O conhecimento sobre atividade física e saúde vem se estabelecendo de forma mais consistente nos últimos trinta anos, como apresentado na abertura do texto. No entanto, o que pode ser considerado novo é a projeção desse conhecimento, o apelo social/midiático em busca de um estilo de vida saudável. Nesse sentido, relacionando a Hipótese da Equidade Inversa, verificam-se inicialmente aspectos como a proliferação das academias de ginástica do setor privado, a busca por atendimento personalizado, associação a clubes de esporte e lazer e, posteriormente, mesmo em um cenário de crise, a expansão do mercado imobiliário, vendendo a imagem/ideia de ambiente saudável e adequado à prática de atividade física. Essa expansão do número de academias e empreendimentos imobiliários atingiu inicialmente as classes mais abastadas da sociedade, mas posteriormente contemplou também uma classe intermediária em termos de nível socioeconômico. Esses aspectos favoreceram o aumento da desigualdade na prática de atividade física de lazer no Brasil. Em estudo realizado a partir de um inquérito de monitoramento das capitais brasileiras, evidenciou-se que a prática de atividade física de lazer aumentou na última década, exatamente entre a parcela da população que já apresentava maior prevalência, portanto os homens, as pessoas mais jovens e aqueles com maior escolaridade 1414. Mielke GI, Hallal PC, Malta DC, Lee IM. Time trends of physical activity and television viewing time in Brazil: 2006-2012. Int J Behav Nutr Phys Act 2014; 11:101..
A outra teoria relevante na abordagem das desigualdades é a Lei dos Cuidados Inversos, a qual destaca que a disponibilidade de uma atenção adequada em saúde tende a variar inversamente à necessidade da população 2828. Hart JT. The inverse care law. Lancet 1971; 297:405-12.. Como exemplo, crianças de locais mais vulneráveis socialmente tendem a apresentar problemas de saúde, como diarreia e pneumonia, com maior frequência, devido a suas condições de vida. No entanto, são essas mesmas crianças que apresentam maior dificuldade de acessar os sistemas de saúde. Observa-se, em geral, que quem mais necessita de um medicamento, de um serviço de saúde ou da possibilidade de aderir a um comportamento de saúde é quem menos os acessa por inúmeros fatores (questões econômicas, sociodemográficas, culturais, geográficas, entre outras).
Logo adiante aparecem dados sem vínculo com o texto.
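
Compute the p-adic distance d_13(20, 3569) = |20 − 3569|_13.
d_13(20, 3569) = 1/169

Step 1 — x − y = 20 − 3569 = -3549. Step 2 — v_13(-3549) = 2 (factor: -3549 = −(13^2 · 21); the sign does not affect v_p). Step 3 — |x − y|_13 = 13^{-2} = 1/169.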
Assim, retomando a atividade física como centro da reflexão, considerando que a maior carga de morte devido a DCNTs é observada nas parcelas menos favorecidas da população, observamos também nesse mesmo grupo populacional as menores prevalências de atividade física de lazer. Os menos privilegiados social e economicamente são aqueles que potencialmente apresentam maior necessidade dos benefícios de atividade física na perspectiva dos indicadores de saúde e são exatamente aqueles que desfrutariam de um maior benefício na prevenção das DCNTs. Outro exemplo da Lei dos Cuidados Inversos em nossa área se refere ao ambiente público favorável à prática de atividade física (qualidade das ruas, disponibilidade de parques e praças), o qual é de forma sistemática majoritariamente disponível em locais de maior nível socioeconômico, exatamente para a população que menos necessitaria por poder optar, e geralmente opta, por espaços privados com ofertas diversas de atividades físicas.
Assim, com base nessas duas teorias apresentadas é que se retoma a relevância do enfrentamento dessas desigualdades. Demarca-se que a abordagem sobre as desigualdades se justifica por questões éticas, ligadas a perspectivas ideológicas, vieses políticos e sociais, mas também a questões práticas/pragmáticas, de direcionamento de políticas públicas e resposta aos gestores 2929. Victora CG, Barros FC, Vaughan JP. Epidemiologia da desigualdade. 3ª Ed. São Paulo: Editora Hucitec; 1998..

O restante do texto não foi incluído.